The #xz vulnerability really has me feeling good about not living on the bleeding edge. I'm sure there's still some risk of a terrible backdoor somewhere in Debian or Ubuntu that hasn't been found yet, but at least there's a much higher chance of someone catching it before it bites me.
Only thing of mine that was affected was my Termux installations on my Android devices, something I never use for SSH anyway.
@Alex I work in tech, and for that reason I often hold off updating to the latest and greatest until enough time has passed to have early adopters run into whatever bugs or issues are introduced.

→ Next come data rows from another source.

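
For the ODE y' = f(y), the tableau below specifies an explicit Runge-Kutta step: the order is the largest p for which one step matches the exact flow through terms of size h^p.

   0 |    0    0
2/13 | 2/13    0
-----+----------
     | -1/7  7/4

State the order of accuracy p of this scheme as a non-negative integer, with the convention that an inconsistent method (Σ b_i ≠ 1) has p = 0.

0

b = (-1/7, 7/4)
c = (0, 2/13)
Σ b_i: (-1/7)·1 + 7/4·1 = 45/28 ≠ 1 ⇒ order 0.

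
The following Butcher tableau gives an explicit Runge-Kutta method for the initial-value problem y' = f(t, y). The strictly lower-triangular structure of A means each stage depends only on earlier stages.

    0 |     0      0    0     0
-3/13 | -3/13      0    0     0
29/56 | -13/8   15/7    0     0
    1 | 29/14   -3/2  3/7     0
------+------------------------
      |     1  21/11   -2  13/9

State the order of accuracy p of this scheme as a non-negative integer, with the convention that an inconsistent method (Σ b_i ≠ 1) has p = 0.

b = (1, 21/11, -2, 13/9)
c = (0, -3/13, 29/56, 1)
Ac = (0, 0, -45/91, 2895/5096)
Σ b_i: 1·1 + 21/11·1 + (-2)·1 + 13/9·1 = 233/99 ≠ 1 ⇒ order 0.

0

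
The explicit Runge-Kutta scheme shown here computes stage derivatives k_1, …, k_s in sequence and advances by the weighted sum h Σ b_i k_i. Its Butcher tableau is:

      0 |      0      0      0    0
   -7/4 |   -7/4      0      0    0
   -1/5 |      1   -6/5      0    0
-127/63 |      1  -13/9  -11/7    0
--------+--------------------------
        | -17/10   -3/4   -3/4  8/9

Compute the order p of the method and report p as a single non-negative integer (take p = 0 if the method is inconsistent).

b = (-17/10, -3/4, -3/4, 8/9)
c = (0, -7/4, -1/5, -127/63)
Ac = (0, 0, 21/10, 3581/1260)
Σ b_i: (-17/10)·1 + (-3/4)·1 + (-3/4)·1 + 8/9·1 = -104/45 ≠ 1 ⇒ order 0.

0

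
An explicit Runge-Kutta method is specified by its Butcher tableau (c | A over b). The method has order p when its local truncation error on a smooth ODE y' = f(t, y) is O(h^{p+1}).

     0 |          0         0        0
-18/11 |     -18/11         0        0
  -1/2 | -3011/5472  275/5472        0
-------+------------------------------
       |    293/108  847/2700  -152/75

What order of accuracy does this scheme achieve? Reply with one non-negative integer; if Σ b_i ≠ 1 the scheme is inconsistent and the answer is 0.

b = (293/108, 847/2700, -152/75)
c = (0, -18/11, -1/2)
Ac = (0, 0, -25/304)
Σ b_i: 293/108·1 + 847/2700·1 + (-152/75)·1 = 1 ✓
b·c: 847/2700·(-18/11) + (-152/75)·(-1/2) = 1/2 ✓
b·c²: 847/2700·324/121 + (-152/75)·1/4 = 1/3 ✓
b·Ac: (-152/75)·(-25/304) = 1/6 ✓; 3 stages ⇒ order 3.

3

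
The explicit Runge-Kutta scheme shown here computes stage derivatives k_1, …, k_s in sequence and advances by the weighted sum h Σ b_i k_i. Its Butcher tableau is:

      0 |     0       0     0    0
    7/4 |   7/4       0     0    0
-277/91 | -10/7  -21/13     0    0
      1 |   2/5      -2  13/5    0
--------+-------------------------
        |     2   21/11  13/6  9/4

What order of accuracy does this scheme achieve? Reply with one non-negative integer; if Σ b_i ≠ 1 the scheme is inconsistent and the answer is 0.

b = (2, 21/11, 13/6, 9/4)
c = (0, 7/4, -277/91, 1)
Ac = (0, 0, -147/52, -799/70)
Σ b_i: 2·1 + 21/11·1 + 13/6·1 + 9/4·1 = 1099/132 ≠ 1 ⇒ order 0.

0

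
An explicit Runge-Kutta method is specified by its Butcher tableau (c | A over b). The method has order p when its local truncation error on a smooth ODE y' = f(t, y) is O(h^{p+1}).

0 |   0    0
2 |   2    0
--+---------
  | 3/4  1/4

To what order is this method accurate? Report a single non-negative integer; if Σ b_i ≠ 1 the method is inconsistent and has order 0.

b = (3/4, 1/4)
c = (0, 2)
Σ b_i: 3/4·1 + 1/4·1 = 1 ✓
b·c: 1/4·2 = 1/2 ✓; 2 stages ⇒ order 2.

2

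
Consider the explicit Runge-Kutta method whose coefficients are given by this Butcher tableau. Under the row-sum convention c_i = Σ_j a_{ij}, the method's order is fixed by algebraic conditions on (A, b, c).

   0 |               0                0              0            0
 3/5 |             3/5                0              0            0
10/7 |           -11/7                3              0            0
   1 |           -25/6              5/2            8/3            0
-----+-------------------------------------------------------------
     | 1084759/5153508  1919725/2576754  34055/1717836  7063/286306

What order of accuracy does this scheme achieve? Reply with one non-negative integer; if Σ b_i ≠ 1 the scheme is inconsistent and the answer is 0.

3

b = (1084759/5153508, 1919725/2576754, 34055/1717836, 7063/286306)
c = (0, 3/5, 10/7, 1)
Ac = (0, 0, 9/5, 223/42)
Σ b_i: 1084759/5153508·1 + 1919725/2576754·1 + 34055/1717836·1 + 7063/286306·1 = 1 ✓
b·c: 1919725/2576754·3/5 + 34055/1717836·10/7 + 7063/286306·1 = 1/2 ✓
b·c²: 1919725/2576754·9/25 + 34055/1717836·100/49 + 7063/286306·1 = 1/3 ✓
b·Ac: 34055/1717836·9/5 + 7063/286306·223/42 = 1/6 ✓
b·c³: 1919725/2576754·27/125 + 34055/1717836·1000/343 + 7063/286306·1 = 3658411/15031065 ≠ 1/4 ⇒ order 3.
b·(c∘Ac): 34055/1717836·18/7 + 7063/286306·223/42 = 312577/1717836 ≠ 1/8
b·Ac²: 34055/1717836·27/25 + 7063/286306·9323/1470 = 5347093/30062130 ≠ 1/12
b·A²c: 7063/286306·24/5 = 84756/715765 ≠ 1/24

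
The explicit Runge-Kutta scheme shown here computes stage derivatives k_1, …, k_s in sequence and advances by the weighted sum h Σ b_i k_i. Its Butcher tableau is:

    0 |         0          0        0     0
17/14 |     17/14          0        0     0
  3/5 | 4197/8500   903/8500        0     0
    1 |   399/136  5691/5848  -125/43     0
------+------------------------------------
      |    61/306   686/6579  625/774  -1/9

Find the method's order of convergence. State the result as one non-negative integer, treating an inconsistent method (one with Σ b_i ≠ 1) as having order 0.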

It saved me a lot of work and frustration a few times already.
@n3wjack Agreed. I have been playing with Plasma 6 in a VM and can't wait to make it my daily driver, but I just can't trust it yet. Too much new stuff.
I am happy to test, but not at the expense of my real-world productivity or security.
@Alex If I understand the vulnerability correctly, the android case would only have mattered if you'd had an SSH *server* on the phone.
@aaribaud That's right. Pretty much a non-issue for what I use Termux for.
@Alex weird post. Some minor observations:
- not-bleeding edge won't protect from backdoors (often to the contrary)
- it's not about Debian (actually, Debian have found it for everyone) or Ubuntu
- probablility of catching inversely correlates to its age
- you may never know what's wrong until someone figures it out. For what we know your system can be full of backdoored stuff.
Otherwise yes, it's lucky that it's been found out so fast, I can't even tell HOW lucky really.